The end of the discussion between Great Britain and Germany left the somewhat uncertain doctrine of continuous voyages still unsettled. As applied in 1863 distinctly to a breach of blockade it was generally considered an innovation. As applied, or attempted to be applied, by Great Britain in 1900 to trade between neutral ports at a time when no blockade existed or was in fact possible, it failed to receive the acquiescence of other nations who were interested. The discussion, however, rendered, apparent a clear line of cleavage between English practice and Continental opinion.

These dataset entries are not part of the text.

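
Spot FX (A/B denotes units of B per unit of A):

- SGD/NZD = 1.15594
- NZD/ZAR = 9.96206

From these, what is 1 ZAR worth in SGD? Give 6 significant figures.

1 ZAR ÷ 9.96206 = 0.100381 NZD
0.100381 NZD ÷ 1.15594 = 0.0868391 SGD

ZAR/SGD = 0.0868391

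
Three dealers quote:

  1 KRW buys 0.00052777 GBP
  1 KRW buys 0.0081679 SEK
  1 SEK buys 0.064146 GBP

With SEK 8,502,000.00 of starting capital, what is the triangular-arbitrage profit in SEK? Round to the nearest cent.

Profitable loop is SEK → KRW → GBP → SEK:
SEK 8,502,000.00 ÷ 0.0081679 = KRW 1,040,904,027
KRW 1,040,904,027 × 0.00052777 = GBP 549,357.92
GBP 549,357.92 ÷ 0.064146 = SEK 8,564,180.44
Profit = SEK 8,564,180.44 − SEK 8,502,000.00

Profit: SEK 62,180.44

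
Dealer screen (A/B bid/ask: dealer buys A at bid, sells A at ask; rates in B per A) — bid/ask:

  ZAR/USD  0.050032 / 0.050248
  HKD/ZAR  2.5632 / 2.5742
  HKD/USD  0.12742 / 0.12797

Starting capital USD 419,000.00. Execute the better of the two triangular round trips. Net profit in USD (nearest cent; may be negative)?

Net profit: USD 890.66

Best loop USD → HKD → ZAR → USD:
USD 419,000.00 ÷ 0.12797 (buy HKD at ask) = HKD 3,274,204.89
HKD 3,274,204.89 × 2.5632 (sell HKD at bid) = ZAR 8,392,441.98
ZAR 8,392,441.98 × 0.050032 (sell ZAR at bid) = USD 419,890.66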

Mr. Lawrence characterizes as "crude" the doctrine of the German Chancellor, that neutral ships plying between neutral ports are not liable to interference; that, in order for the ship to be legitimately seized, there must be contraband on board, that is, goods bound for a belligerent destination, and that this could not occur where the destination was a neutral port and the point of departure a neutral port. He declares that if this doctrine were accepted the offense of carrying contraband "might be expunged from the international code;" that "nothing would be easier for neutrals than to supply a belligerent with all he needed for the prosecution of his war."[38] He points out the danger of the acceptance on the part of the Powers of such a doctrine by citing the hypothetical case of France engaged in war, and asserts that under such circumstances even arms and ammunition might be poured into the neutral port of Antwerp and carried by land to the French arsenals. If Germany should be at war, munitions of war might be run in with practically no hindrance through the neutral harbors of Jutland. If Italy were at war, Nice or Trieste might be used in the same manner for the Italian Government to secure arms and ammunition.